Lose something on you PC? Recent Files Scanner has your back
You’ve lost that important document you were working on yesterday; you’re wondering which files a program is accessing; or maybe you’d just like to know what someone else has been doing on your PC. There are many reasons why you might want to know which files have been created, modified or accessed on your PC -- and Recent Files Scanner is just the tool to help.
To get a feel for how the program works, just launch it and click the green Scan button. By default it will scan your Documents folder and any subfolders, and you’ll quickly be looking at a report listing everything you’ve modified recently.
Click Settings and you can customise your scan, setting details like the folder to check, and the search depth (the folder only, 1 level, 10 and so on).
There’s an option to set the range of dates that interests you. This is initially set to the last week, but you can change this to the last day, three days, 5 days around last Christmas, whatever you like.
And elsewhere there are include and exclude filters; you can specify content which the file must include; you’re able to decide which file date to check (created, modified or accessed), and more. Click the Start button again to try the new settings.
The report you’ll produce from this isn’t just a text list. Right-click any file and you’ll find options to open it, view its containing folder, check the file’s properties, view a preview (for images) and more.

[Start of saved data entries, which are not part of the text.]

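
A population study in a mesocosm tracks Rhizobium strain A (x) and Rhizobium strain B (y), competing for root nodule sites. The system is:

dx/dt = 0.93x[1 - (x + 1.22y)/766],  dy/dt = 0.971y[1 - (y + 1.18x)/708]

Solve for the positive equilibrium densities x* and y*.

Setting both brackets to zero gives the nullclines x + 1.22y = 766 and 1.18x + y = 708.
Substituting y = 708 - 1.18x into the first: x(1 - 1.22·1.18) = 766 - 1.22·708.
So x* = -97.8/-0.44 = 222, and then y* = 708 - 1.18·222 = 446.

x* ≈ 222, y* ≈ 446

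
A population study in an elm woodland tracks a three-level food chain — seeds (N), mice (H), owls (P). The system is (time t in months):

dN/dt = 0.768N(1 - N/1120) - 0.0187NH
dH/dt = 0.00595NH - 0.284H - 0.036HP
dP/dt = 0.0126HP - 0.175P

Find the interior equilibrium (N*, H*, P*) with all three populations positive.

From dP/dt = 0: 0.0126H* = 0.175, so H* = 13.9.
From dN/dt = 0: 0.768(1 - N*/1120) = 0.0187·13.9, giving N* = 1120·(1 - 0.338) = 741.
From dH/dt = 0: 0.00595·741 - 0.284 = 0.036P*, so P* = 4.13/0.036 = 115.

N* ≈ 741, H* ≈ 13.9, P* ≈ 115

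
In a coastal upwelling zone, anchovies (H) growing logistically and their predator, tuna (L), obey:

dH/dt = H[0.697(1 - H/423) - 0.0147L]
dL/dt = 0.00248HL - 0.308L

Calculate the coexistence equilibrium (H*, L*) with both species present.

From dL/dt = 0 with L > 0: 0.00248H* = 0.308, so H* = 124.
Substitute into dH/dt = 0: 0.697(1 - 124/423) = 0.0147L*.
The bracket is 0.706, giving L* = 0.492/0.0147 = 33.5.

H* ≈ 124, L* ≈ 33.5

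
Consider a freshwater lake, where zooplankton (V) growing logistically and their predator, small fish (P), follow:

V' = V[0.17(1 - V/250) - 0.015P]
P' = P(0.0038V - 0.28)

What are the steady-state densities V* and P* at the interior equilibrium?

V* ≈ 73.7, P* ≈ 7.99

From dP/dt = 0 with P > 0: 0.0038V* = 0.28, so V* = 73.7.
Substitute into dV/dt = 0: 0.17(1 - 73.7/250) = 0.015P*.
The bracket is 0.705, giving P* = 0.12/0.015 = 7.99.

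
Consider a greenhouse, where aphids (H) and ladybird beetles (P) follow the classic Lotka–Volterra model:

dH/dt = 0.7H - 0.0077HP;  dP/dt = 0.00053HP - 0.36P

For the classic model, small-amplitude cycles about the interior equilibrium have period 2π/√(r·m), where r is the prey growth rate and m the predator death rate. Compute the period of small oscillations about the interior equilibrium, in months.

T ≈ 12.5 months

Here r = 0.7 and m = 0.36, so r·m = 0.252.
ω = √0.252 = 0.502 per month, hence T = 2π/ω ≈ 12.5 months.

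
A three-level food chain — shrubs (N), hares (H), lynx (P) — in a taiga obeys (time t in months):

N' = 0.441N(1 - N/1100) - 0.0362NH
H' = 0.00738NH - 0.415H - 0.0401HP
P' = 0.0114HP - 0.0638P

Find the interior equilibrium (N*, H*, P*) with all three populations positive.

From dP/dt = 0: 0.0114H* = 0.0638, so H* = 5.6.
From dN/dt = 0: 0.441(1 - N*/1100) = 0.0362·5.6, giving N* = 1100·(1 - 0.459) = 595.
From dH/dt = 0: 0.00738·595 - 0.415 = 0.0401P*, so P* = 3.97/0.0401 = 99.1.

N* ≈ 595, H* ≈ 5.6, P* ≈ 99.1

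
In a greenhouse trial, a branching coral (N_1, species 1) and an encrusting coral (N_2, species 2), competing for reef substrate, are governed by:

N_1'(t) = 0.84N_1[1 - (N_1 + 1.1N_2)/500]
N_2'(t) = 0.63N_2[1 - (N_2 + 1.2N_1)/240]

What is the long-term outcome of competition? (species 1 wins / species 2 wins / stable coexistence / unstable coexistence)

species 1 excludes species 2

Compare the nullcline intercepts: K1/α12 = 500/1.1 = 455 > K2 = 240; K2/α21 = 240/1.2 = 200 < K1 = 500.
Since the inequalities point opposite ways, species 1 can invade but species 2 cannot.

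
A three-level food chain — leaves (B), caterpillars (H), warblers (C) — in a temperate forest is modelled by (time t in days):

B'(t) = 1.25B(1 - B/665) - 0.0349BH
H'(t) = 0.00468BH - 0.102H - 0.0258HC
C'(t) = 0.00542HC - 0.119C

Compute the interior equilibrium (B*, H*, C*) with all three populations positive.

B* ≈ 257, H* ≈ 22, C* ≈ 42.7

From dC/dt = 0: 0.00542H* = 0.119, so H* = 22.
From dB/dt = 0: 1.25(1 - B*/665) = 0.0349·22, giving B* = 665·(1 - 0.613) = 257.
From dH/dt = 0: 0.00468·257 - 0.102 = 0.0258C*, so C* = 1.1/0.0258 = 42.7.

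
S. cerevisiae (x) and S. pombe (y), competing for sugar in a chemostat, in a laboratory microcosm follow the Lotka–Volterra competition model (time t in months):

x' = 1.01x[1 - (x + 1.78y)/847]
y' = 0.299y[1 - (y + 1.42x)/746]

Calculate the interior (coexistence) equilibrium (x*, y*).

Setting both brackets to zero gives the nullclines x + 1.78y = 847 and 1.42x + y = 746.
Substituting y = 746 - 1.42x into the first: x(1 - 1.78·1.42) = 847 - 1.78·746.
So x* = -481/-1.53 = 315, and then y* = 746 - 1.42·315 = 299.

x* ≈ 315, y* ≈ 299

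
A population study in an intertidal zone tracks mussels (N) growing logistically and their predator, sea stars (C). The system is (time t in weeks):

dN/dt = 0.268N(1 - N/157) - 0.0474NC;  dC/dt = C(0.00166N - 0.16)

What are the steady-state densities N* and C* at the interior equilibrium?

N* ≈ 96.4, C* ≈ 2.18

From dC/dt = 0 with C > 0: 0.00166N* = 0.16, so N* = 96.4.
Substitute into dN/dt = 0: 0.268(1 - 96.4/157) = 0.0474C*.
The bracket is 0.386, giving C* = 0.103/0.0474 = 2.18.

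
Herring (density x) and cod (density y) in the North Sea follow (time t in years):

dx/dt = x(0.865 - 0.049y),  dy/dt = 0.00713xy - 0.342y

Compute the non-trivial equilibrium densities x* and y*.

x* ≈ 48, y* ≈ 17.7

Set dy/dt = 0 with y > 0: 0.00713x - 0.342 = 0, so x* = 0.342/0.00713 = 48.
Set dx/dt = 0 with x > 0: 0.865 - 0.049y = 0, so y* = 0.865/0.049 = 17.7.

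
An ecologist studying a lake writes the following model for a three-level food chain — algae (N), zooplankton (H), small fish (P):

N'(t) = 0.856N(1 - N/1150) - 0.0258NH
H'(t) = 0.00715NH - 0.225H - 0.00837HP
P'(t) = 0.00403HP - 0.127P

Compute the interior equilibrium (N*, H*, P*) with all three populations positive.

N* ≈ 57.7, H* ≈ 31.5, P* ≈ 22.4

From dP/dt = 0: 0.00403H* = 0.127, so H* = 31.5.
From dN/dt = 0: 0.856(1 - N*/1150) = 0.0258·31.5, giving N* = 1150·(1 - 0.95) = 57.7.
From dH/dt = 0: 0.00715·57.7 - 0.225 = 0.00837P*, so P* = 0.188/0.00837 = 22.4.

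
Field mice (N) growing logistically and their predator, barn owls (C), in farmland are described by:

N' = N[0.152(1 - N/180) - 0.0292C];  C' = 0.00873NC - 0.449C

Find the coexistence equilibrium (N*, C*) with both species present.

From dC/dt = 0 with C > 0: 0.00873N* = 0.449, so N* = 51.4.
Substitute into dN/dt = 0: 0.152(1 - 51.4/180) = 0.0292C*.
The bracket is 0.714, giving C* = 0.109/0.0292 = 3.72.

N* ≈ 51.4, C* ≈ 3.72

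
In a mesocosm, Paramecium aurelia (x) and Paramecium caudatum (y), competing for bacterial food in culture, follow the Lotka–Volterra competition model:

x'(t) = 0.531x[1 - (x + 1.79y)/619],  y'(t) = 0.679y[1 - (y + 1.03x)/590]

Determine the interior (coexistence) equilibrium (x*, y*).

Setting both brackets to zero gives the nullclines x + 1.79y = 619 and 1.03x + y = 590.
Substituting y = 590 - 1.03x into the first: x(1 - 1.79·1.03) = 619 - 1.79·590.
So x* = -437/-0.844 = 518, and then y* = 590 - 1.03·518 = 56.4.

x* ≈ 518, y* ≈ 56.4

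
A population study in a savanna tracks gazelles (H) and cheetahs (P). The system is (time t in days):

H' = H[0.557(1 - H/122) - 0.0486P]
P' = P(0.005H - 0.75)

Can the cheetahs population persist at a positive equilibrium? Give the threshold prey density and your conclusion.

The predator equation gives dP/dt > 0 only when H > 0.75/0.005 = 150.
Without the predator, H → K = 122. Since 122 < 150, the predator cannot invade.

Threshold H = 150; K < 150, so no, the predator goes extinct.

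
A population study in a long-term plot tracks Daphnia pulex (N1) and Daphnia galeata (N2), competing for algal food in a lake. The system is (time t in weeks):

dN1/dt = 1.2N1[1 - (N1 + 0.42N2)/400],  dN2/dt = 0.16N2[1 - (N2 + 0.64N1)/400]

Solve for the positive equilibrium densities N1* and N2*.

N1* ≈ 317, N2* ≈ 197

Setting both brackets to zero gives the nullclines N1 + 0.42N2 = 400 and 0.64N1 + N2 = 400.
Substituting N2 = 400 - 0.64N1 into the first: N1(1 - 0.42·0.64) = 400 - 0.42·400.
So N1* = 232/0.731 = 317, and then N2* = 400 - 0.64·317 = 197.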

And if this still isn’t enough, click the binoculars icon and the program will monitor whatever folders you’ve specified, displaying newly created, changed or modified files in real time.
There are some oddities here. In particular, the program didn’t always work as we expected, either intermittently refusing to scan the path C:\ and replacing this with its own Program Files folder. We couldn’t figure out why, though -- other root folder scans worked fine, as did monitoring subfolders -- so this might be a specific issue with our test system.
Recent Files Scanner has some issues, then, but if you can live with its quirks (or perhaps avoid them entirely) then you’ll find a capable tool, very useful for monitoring file-related activity.